Take a small, fine flat file and smooth this area, perhaps changing the angle slightly from being so vertical. Do not remove a lot of metal. Then polish this area with some 600 grit wet/dry sandpaper, or a Dremel if you have one. Degrease, re-blue with cold blue. Lubricate with a thin film of grease.
Assemble the gun and check the slide stop function. If it is still too difficult to operate with just your thumb, you will need to work next on the slide stop. If the slide releases fine now, but the slide stop still has the sharp edge on it, it will eventually put another corresponding notch in the slide and you will be back where you started.
If you are really, really careful, you can work on the slide stop while it is still in the grip, but it is a lot easier and more effective to remove it from the grip. This requires removing the frame from the grip (http://www.banzai-institute.org/frames.php).

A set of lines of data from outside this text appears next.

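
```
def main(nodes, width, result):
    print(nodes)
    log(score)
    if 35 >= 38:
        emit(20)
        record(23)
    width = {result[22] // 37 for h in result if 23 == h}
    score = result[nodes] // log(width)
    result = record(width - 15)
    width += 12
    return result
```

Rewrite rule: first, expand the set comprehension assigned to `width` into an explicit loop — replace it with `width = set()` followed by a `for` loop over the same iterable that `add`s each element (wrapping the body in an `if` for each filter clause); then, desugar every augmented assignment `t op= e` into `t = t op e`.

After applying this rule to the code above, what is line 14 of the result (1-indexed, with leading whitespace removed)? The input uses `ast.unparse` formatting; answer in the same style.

Transformed code:
def main(nodes, width, result):
    print(nodes)
    log(score)
    if 35 >= 38:
        emit(20)
        record(23)
    width = set()
    for h in result:
        if 23 == h:
            width.add(result[22] // 37)
    score = result[nodes] // log(width)
    result = record(width - 15)
    width = width + 12
    return result

return result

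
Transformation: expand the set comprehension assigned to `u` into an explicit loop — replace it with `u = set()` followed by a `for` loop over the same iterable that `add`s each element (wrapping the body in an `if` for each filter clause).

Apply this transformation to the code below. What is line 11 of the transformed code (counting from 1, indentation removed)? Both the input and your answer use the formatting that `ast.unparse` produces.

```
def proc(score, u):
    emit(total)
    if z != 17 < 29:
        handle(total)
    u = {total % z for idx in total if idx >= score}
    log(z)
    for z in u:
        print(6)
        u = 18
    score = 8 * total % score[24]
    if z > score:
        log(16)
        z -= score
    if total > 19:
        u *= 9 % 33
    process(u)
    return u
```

print(6)

Transformed code:
def proc(score, u):
    emit(total)
    if z != 17 < 29:
        handle(total)
    u = set()
    for idx in total:
        if idx >= score:
            u.add(total % z)
    log(z)
    for z in u:
        print(6)
        u = 18
    score = 8 * total % score[24]
    if z > score:
        log(16)
        z -= score
    if total > 19:
        u *= 9 % 33
    process(u)
    return u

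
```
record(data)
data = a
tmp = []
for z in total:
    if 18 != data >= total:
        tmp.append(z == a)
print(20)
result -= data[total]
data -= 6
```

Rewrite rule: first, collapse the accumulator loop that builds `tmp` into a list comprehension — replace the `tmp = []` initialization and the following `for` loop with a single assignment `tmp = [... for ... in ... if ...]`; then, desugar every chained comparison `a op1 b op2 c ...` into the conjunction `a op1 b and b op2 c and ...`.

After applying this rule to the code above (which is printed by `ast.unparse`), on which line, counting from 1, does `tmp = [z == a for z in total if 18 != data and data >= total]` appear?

Transformed code:
record(data)
data = a
tmp = [z == a for z in total if 18 != data and data >= total]
print(20)
result -= data[total]
data -= 6

3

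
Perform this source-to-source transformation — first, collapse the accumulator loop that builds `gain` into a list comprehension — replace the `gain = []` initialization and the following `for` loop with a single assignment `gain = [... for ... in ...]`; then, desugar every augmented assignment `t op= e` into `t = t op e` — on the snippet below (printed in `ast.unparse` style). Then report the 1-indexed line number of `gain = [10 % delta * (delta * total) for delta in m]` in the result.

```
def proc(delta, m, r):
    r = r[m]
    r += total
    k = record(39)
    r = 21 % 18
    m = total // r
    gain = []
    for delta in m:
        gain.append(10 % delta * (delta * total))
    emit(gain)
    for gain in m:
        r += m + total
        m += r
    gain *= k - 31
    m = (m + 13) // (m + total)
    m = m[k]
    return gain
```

7

Transformed code:
def proc(delta, m, r):
    r = r[m]
    r = r + total
    k = record(39)
    r = 21 % 18
    m = total // r
    gain = [10 % delta * (delta * total) for delta in m]
    emit(gain)
    for gain in m:
        r = r + (m + total)
        m = m + r
    gain = gain * (k - 31)
    m = (m + 13) // (m + total)
    m = m[k]
    return gain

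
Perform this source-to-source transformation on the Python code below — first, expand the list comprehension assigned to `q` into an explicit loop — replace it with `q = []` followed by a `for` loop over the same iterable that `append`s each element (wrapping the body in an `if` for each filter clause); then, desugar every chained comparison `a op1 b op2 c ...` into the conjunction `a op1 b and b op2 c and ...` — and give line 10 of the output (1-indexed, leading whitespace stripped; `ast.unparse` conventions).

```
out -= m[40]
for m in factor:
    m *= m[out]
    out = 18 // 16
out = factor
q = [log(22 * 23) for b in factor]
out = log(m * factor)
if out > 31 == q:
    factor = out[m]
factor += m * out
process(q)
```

if out > 31 and 31 == q:

Transformed code:
out -= m[40]
for m in factor:
    m *= m[out]
    out = 18 // 16
out = factor
q = []
for b in factor:
    q.append(log(22 * 23))
out = log(m * factor)
if out > 31 and 31 == q:
    factor = out[m]
factor += m * out
process(q)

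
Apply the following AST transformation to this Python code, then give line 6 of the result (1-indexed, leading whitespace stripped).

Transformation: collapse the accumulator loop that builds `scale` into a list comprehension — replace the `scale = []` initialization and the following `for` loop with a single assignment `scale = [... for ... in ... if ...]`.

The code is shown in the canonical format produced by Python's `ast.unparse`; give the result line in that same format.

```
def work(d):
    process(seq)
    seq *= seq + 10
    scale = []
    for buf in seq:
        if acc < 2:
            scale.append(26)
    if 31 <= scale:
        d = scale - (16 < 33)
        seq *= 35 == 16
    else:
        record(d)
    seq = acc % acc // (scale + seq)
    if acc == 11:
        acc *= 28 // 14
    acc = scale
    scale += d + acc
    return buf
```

Transformed code:
def work(d):
    process(seq)
    seq *= seq + 10
    scale = [26 for buf in seq if acc < 2]
    if 31 <= scale:
        d = scale - (16 < 33)
        seq *= 35 == 16
    else:
        record(d)
    seq = acc % acc // (scale + seq)
    if acc == 11:
        acc *= 28 // 14
    acc = scale
    scale += d + acc
    return buf

d = scale - (16 < 33)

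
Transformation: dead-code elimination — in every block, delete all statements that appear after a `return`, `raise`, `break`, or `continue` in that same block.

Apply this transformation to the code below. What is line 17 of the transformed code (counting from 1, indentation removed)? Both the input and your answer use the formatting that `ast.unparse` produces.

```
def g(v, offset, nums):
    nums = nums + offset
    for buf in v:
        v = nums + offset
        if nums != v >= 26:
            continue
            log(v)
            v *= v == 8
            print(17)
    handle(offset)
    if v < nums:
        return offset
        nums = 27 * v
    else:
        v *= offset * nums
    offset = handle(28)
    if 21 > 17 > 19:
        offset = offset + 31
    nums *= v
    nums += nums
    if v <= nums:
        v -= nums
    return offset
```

if v <= nums:

Transformed code:
def g(v, offset, nums):
    nums = nums + offset
    for buf in v:
        v = nums + offset
        if nums != v >= 26:
            continue
    handle(offset)
    if v < nums:
        return offset
    else:
        v *= offset * nums
    offset = handle(28)
    if 21 > 17 > 19:
        offset = offset + 31
    nums *= v
    nums += nums
    if v <= nums:
        v -= nums
    return offset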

With the slide stop out, examine it closely under magnification. It is a stamped part that likely has a sharp edge at the top of the portion that engages the slide. This bites into the slide, sometimes creating a mating indentation in the slide. This causes so much friction that on some guns it takes a gorilla and a six pack of bananas to release the slide from the stop.
Reducing this sharp edge to a gently rounded one, and polishing the whole mating surface, will produce a slide stop that should release easily with just thumb pressure.
Re-blue, lubricate and reassemble.
Check for correct functioning, especially when you slam a full mag into the mag well with the slide locked back. Does the slide close without you touching the stop? If so, you have probably gone too far. Adjust by putting a bit of an edge back on the top of the slide stop.
Now you are totally in control of your slide release.